The Insolvency and Bankruptcy Board of India releases the Report on the Rules and Regulations for Cross-Border Insolvency Resolution.

  November 26, 2021

The Insolvency Law Committee, in its October 2018 Report on Cross Border Insolvency (‘ILC Report’) has recommended the insertion of Part Z to the Insolvency and Bankruptcy Code 2016 (‘IBC’) as the framework for Cross-Border Insolvency, modelled after the UNCITRAL Model Law on Cross-Border Insolvency Resolution. The Central Government had entrusted the task to propose the rules and regulatory framework that would enable the implementation of Part Z of the IBC to the Cross Border Insolvency Rules/Regulations Committee (‘CBIRC’).

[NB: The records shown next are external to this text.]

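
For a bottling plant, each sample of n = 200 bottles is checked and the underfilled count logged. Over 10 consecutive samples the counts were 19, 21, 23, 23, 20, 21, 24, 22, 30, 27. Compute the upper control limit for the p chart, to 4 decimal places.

0.1827

p̄ = Σdᵢ / (k·n) = 230 / (10 × 200) = 0.11500
UCL = p̄ + 3·√(p̄(1−p̄)/n) = 0.11500 + 3 × √(0.11500×0.88500/200) = 0.11500 + 3 × 0.02256 = 0.18267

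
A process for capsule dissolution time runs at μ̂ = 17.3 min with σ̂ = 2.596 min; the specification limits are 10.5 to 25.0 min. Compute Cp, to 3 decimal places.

Cp = (USL − LSL) / (6σ̂) = (25.0 − 10.5) / (6 × 2.596) = 14.5000 / 15.5760 = 0.9309

0.931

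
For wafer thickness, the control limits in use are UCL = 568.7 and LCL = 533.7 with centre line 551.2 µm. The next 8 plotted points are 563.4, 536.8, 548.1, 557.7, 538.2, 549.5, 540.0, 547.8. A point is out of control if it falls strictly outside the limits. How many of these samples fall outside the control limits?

All 8 points lie within [533.7, 568.7].

0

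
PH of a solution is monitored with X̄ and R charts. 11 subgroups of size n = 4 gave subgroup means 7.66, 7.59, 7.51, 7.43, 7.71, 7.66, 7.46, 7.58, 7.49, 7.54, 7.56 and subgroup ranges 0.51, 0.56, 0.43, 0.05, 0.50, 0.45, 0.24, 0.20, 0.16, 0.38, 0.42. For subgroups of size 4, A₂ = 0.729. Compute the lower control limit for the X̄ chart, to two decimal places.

7.30

X̄̄ = (7.66 + 7.59 + 7.51 + 7.43 + 7.71 + 7.66 + 7.46 + 7.58 + 7.49 + 7.54 + 7.56) / 11 = 83.1900 / 11 = 7.5627
R̄ = (0.51 + 0.56 + 0.43 + 0.05 + 0.50 + 0.45 + 0.24 + 0.20 + 0.16 + 0.38 + 0.42) / 11 = 3.9000 / 11 = 0.3545
LCL = X̄̄ − A₂·R̄ = 7.5627 − 0.729 × 0.3545 = 7.3043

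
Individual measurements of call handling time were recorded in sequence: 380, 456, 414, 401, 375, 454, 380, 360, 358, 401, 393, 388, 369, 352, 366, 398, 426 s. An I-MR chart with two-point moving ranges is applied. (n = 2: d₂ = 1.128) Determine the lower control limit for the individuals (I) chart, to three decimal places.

X̄ = (380 + 456 + 414 + 401 + 375 + 454 + 380 + 360 + 358 + 401 + 393 + 388 + 369 + 352 + 366 + 398 + 426) / 17 = 392.4118
Moving ranges: 76, 42, 13, 26, 79, 74, 20, 2, 43, 8, 5, 19, 17, 14, 32, 28; M̄R̄ = 498.0000 / 16 = 31.1250
LCL = X̄ − 3·M̄R̄/d₂ = 392.4118 − 3 × 31.1250 / 1.128 = 309.6325

309.633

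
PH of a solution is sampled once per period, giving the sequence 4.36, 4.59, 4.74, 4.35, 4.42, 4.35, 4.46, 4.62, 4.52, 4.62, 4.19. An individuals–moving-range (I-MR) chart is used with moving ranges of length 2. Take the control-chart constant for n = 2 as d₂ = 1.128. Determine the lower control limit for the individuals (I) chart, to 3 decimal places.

3.993

X̄ = (4.36 + 4.59 + 4.74 + 4.35 + 4.42 + 4.35 + 4.46 + 4.62 + 4.52 + 4.62 + 4.19) / 11 = 4.4745
Moving ranges: 0.23, 0.15, 0.39, 0.07, 0.07, 0.11, 0.16, 0.10, 0.10, 0.43; M̄R̄ = 1.8100 / 10 = 0.1810
LCL = X̄ − 3·M̄R̄/d₂ = 4.4745 − 3 × 0.1810 / 1.128 = 3.9932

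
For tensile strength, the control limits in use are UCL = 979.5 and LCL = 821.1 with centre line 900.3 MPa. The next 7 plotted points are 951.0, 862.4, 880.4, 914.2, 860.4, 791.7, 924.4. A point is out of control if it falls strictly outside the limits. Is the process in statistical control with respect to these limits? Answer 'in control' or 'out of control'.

Compare each point to [821.1, 979.5]: sample 6 = 791.7 < LCL.

out of control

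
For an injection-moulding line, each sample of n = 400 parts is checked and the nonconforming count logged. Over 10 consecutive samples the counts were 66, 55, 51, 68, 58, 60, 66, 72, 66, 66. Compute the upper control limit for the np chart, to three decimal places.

84.628

p̄ = Σdᵢ / (k·n) = 628 / (10 × 400) = 0.15700
UCL = np̄ + 3·√(np̄(1−p̄)) = 62.8000 + 3 × √(62.8000×0.84300) = 62.8000 + 3 × 7.2760 = 84.6280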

The Insolvency and Bankruptcy Board of India (‘IBBI’) has released the report of the CBIRC recently. Key recommendations of the Report include:

Key Recommendations

  • Applicability of Part Z: 
    1. Part Z of the IBC should not be applied to Financial Service Providers (FSPs), unless otherwise notified by the Central Government. Other than the FSPs, Part Z should apply to all kinds of companies (and LLPs), including critical infrastructure companies and utilities.
    2. Part Z should also apply to foreign companies incorporated with limited liability, that have an establishment in India.
  • Jurisdiction of the NCLTs
    1. All NCLT benches should have the jurisdiction to deal with Part Z applications of Indian companies/LLPs. However, if the company/LLP concerned is a foreign one, only the Principal Bench of the NCLT would have the jurisdiction. 
  • Access and Regulation of Foreign Representatives 
    1. Foreign representatives in a cross-border insolvency proceeding should be allowed to access the Indian insolvency system. No distinction to be made between a professionally regulated foreign representative and an unregulated one.
    2. Foreign representatives must undergo a minimal authorisation process with the IBBI before acting in a cross-border insolvency proceeding in India.
    3. A principle-based, light-touch code of conduct to be applied to the foreign representatives. 
    4. IBBI to be empowered to investigate and take disciplinary actions against misconducts by foreign representatives.
  • Access of Indian Insolvency Professionals to foreign proceedings 
    1. Indian IP should not be restricted to access any foreign insolvency system. However, they must report to the IBBI of such assignments.
  • Notice
    1. Notice of the CIRP, liquidation (or any other IBC proceeding) of a corporate debtor must be given to the known foreign creditors as well. 
    2. However, when serving of notice is not possible, the following shall be considered as deemed notice to the known foreign creditors: 
      • Publication of the notice on the corporate debtor’s website, if any, and
      • Publication of the notice on the website designated by the IBBI for this purpose
    3. When a Part Z application is made in India, the foreign representative making such application must supply a copy of the application to the corporate debtor or its IP if a domestic insolvency proceeding is pending against the corporate debtor. Similarly, if the domestic insolvency proceeding is initiated during the pendency of a Part Z proceeding, the applicant must supply a copy of the application to the foreign representative.
  • Determination of the Centre of Main Interest of the corporate debtor
    1. The Committee recommended that ‘other factors’ criteria should be placed on the same footing as the ‘identifiable place of central administration’ criteria in determining the centre of main interest (COMI) of the corporate debtor.

Context: The ILC Report had recommended that, to determine the Centre of Main Interest (COMI) of the corporate debtor, if the registered address is rebutted as the COMI, the ‘identifiable place of central administration’ has to be considered to determine the COMI. If no such place can be identified, then ‘other factors’ prescribed by the central government can be considered. The CBIRC however, observed that this hierarchy of criteria that places ‘other factors’ after ‘identifiable place of central administration’ is inappropriate as ‘other factors’ do affect the identifiable place of central administration. Thus, it recommended that ‘other factors’ criteria should be placed on the same footing as the ‘identifiable place of central administration’ criteria in determining COMI.

  • Protocols and court-to-court co-operation across jurisdictions
    1. The Committee recommended that the Central Government may substantially adopt the JIN Guidelines regarding the co-operation and communication between the NCLTs, foreign courts, foreign representatives and the IPs.